After filing the lawsuit, Attorney General McCollum stated that the EPA is “picking on Florida” and that, while the sunshine state is “happy [to be] the focus of some attention, this is… a whole lot more” than is justified. Unfortunately, the Attorney General’s comments – which seem more appropriate for a Middle School lunchroom argument than a federal court case- are somewhat misleading: 13 other states have voluntarily adopted measures similar to those created by the EPA to protect and enhance water quality in Florida.

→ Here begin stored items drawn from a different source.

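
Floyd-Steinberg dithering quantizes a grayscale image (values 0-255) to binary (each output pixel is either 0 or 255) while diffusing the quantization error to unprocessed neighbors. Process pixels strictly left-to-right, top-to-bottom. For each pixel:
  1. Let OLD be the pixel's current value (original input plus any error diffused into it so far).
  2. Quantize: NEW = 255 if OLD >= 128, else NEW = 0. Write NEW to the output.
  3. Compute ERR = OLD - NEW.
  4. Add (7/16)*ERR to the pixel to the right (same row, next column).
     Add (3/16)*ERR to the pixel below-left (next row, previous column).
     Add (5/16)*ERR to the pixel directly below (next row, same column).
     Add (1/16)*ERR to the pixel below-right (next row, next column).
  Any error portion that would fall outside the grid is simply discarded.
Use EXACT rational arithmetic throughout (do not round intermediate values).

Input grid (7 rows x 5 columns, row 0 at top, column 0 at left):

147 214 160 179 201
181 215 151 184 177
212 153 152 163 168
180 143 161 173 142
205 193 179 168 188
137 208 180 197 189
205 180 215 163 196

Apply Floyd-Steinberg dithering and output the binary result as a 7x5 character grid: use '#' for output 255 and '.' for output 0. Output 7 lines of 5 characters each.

(0,0): OLD=147 → NEW=255, ERR=-108
(0,1): OLD=667/4 → NEW=255, ERR=-353/4
(0,2): OLD=7769/64 → NEW=0, ERR=7769/64
(0,3): OLD=237679/1024 → NEW=255, ERR=-23441/1024
(0,4): OLD=3129097/16384 → NEW=255, ERR=-1048823/16384
(1,0): OLD=8365/64 → NEW=255, ERR=-7955/64
(1,1): OLD=76315/512 → NEW=255, ERR=-54245/512
(1,2): OLD=2175383/16384 → NEW=255, ERR=-2002537/16384
(1,3): OLD=7795963/65536 → NEW=0, ERR=7795963/65536
(1,4): OLD=217693009/1048576 → NEW=255, ERR=-49693871/1048576
(2,0): OLD=1255769/8192 → NEW=255, ERR=-833191/8192
(2,1): OLD=11720067/262144 → NEW=0, ERR=11720067/262144
(2,2): OLD=625149833/4194304 → NEW=255, ERR=-444397687/4194304
(2,3): OLD=9213693259/67108864 → NEW=255, ERR=-7899067061/67108864
(2,4): OLD=117176184397/1073741824 → NEW=0, ERR=117176184397/1073741824
(3,0): OLD=656824361/4194304 → NEW=255, ERR=-412723159/4194304
(3,1): OLD=2942661973/33554432 → NEW=0, ERR=2942661973/33554432
(3,2): OLD=157821022295/1073741824 → NEW=255, ERR=-115983142825/1073741824
(3,3): OLD=220759093687/2147483648 → NEW=0, ERR=220759093687/2147483648
(3,4): OLD=7343388202083/34359738368 → NEW=255, ERR=-1418345081757/34359738368
(4,0): OLD=102377596519/536870912 → NEW=255, ERR=-34524486041/536870912
(4,1): OLD=2849591306439/17179869184 → NEW=255, ERR=-1531275335481/17179869184
(4,2): OLD=36010427747273/274877906944 → NEW=255, ERR=-34083438523447/274877906944
(4,3): OLD=577841597635655/4398046511104 → NEW=255, ERR=-543660262695865/4398046511104
(4,4): OLD=8968075838076273/70368744177664 → NEW=0, ERR=8968075838076273/70368744177664
(5,0): OLD=27540529478325/274877906944 → NEW=0, ERR=27540529478325/274877906944
(5,1): OLD=432574250698047/2199023255552 → NEW=255, ERR=-128176679467713/2199023255552
(5,2): OLD=6122238083585047/70368744177664 → NEW=0, ERR=6122238083585047/70368744177664
(5,3): OLD=59835998617412361/281474976710656 → NEW=255, ERR=-11940120443804919/281474976710656
(5,4): OLD=912166746415379411/4503599627370496 → NEW=255, ERR=-236251158564097069/4503599627370496
(6,0): OLD=7929887418940421/35184372088832 → NEW=255, ERR=-1042127463711739/35184372088832
(6,1): OLD=192981019822080235/1125899906842624 → NEW=255, ERR=-94123456422788885/1125899906842624
(6,2): OLD=3495102626052780041/18014398509481984 → NEW=255, ERR=-1098568993865125879/18014398509481984
(6,3): OLD=34203008860284166243/288230376151711744 → NEW=0, ERR=34203008860284166243/288230376151711744
(6,4): OLD=1055484467558789893749/4611686018427387904 → NEW=255, ERR=-120495467140194021771/4611686018427387904
Row 0: ##.##
Row 1: ###.#
Row 2: #.##.
Row 3: #.#.#
Row 4: ####.
Row 5: .#.##
Row 6: ###.#

Answer: ##.##
###.#
#.##.
#.#.#
####.
.#.##
###.#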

The water quality regulations being challenged are the result of an earlier court case in which five environmental groups sued the EPA, charging that the agency was not controlling agricultural runoff and effluent from sewage treatment plants. The claimants in that case said that nutrients from the aforementioned sources were causing algal blooms that were beginning to suffocate Florida’s waterways. Algal blooms not only have dire ecological and public health consequences, environmental groups pointed out, but also were becoming detrimental to the state’s tourism industry and property values. A subsequent study by the EPA estimated that almost 2,000 miles of rivers and streams (in addition to many lakes and estuaries) in Florida have been negatively affected by nutrient pollution.
Eventually, the Tallahassee court ruled in favor of the environmental groups and required the EPA to regulate the main sources of nutrient pollution. David Guest, a lawyer that represented the environmental groups in the earlier case, recently said that the new lawsuit filed against the EPA is merely rehashing the issues raised in the first case. The rules being challenged assign numeric criteria to Florida’s old descriptive regulations for determining nutrient pollution of waterways. These regulations were announced in November 2010 but have a 15-month lag for implementation.
Opponents argue that compliance with the new regulations will cost billions of dollars, an economic burden that Florida, facing record-high rates of unemployment and home foreclosures, cannot handle. Proponents of the new rules, however, point out that a majority of the 80 million tourists who visit Florida each year do so to enjoy its beaches, waterways, and famous Everglades wildlife refuge. Bringing in $60 billion per year, tourism is Florida’s largest industry, accounting for 21% of the state’s total sales taxes and employing over 1 million Floridians. Viewed from this economic angle, it would seem that Florida’s government and citizens would be more willing to pay to protect and improve threatened waterways.
Another key contributor to the state’s economy, however, will face economic hardship if the regulations are enforced in 2012. Florida’s $9 billion-a-year citrus industry has been a leading critic of the EPA’s nutrient pollution abatement program, claiming that the compliance costs to farmers would be both unfair and injuriously high. Such claims have been supported by the FL Attorney General’s office, which stated that “studies produced by the Florida Department of Environmental Protection and the Florida Department of Agriculture and Consumer Services… show that the impact to Florida’s economy will be in the billions”. EPA officials, however, estimate that compliance costs will be no more than $206 million per year and say that Florida’s estimates are inaccurate and exaggerated.
EPA Regional Administrator Gwen Keyes-Fleming also pointed out that while the agency had considered economic interests, public hearings revealed strong support for cleaning up waterways, which eventually eclipsed competing economic considerations. While the combined vocalization of industries and government officials who support them often garner enough media attention that their stance may be seen as indicative of public opinion, this is not always true. The public hearings conducted by the agency should serve as a reminder that public opinion regarding environmental issues does not always align with that of elected officials.
As lawsuits become an increasingly common form of environmental policy-making (and policy-blocking), this tension between public support and industry interests is important to keep in mind. Furthermore, Florida’s lawsuit against the EPA demonstrates the inefficiency inherent in this form of environmental policy making: when a court makes a ruling on one case, those dissatisfied with the decision can simply file what is essentially a counter lawsuit. This process, in addition to being wildly expensive and frustrating, holds little promise for moving away from environmentally destructive status quos.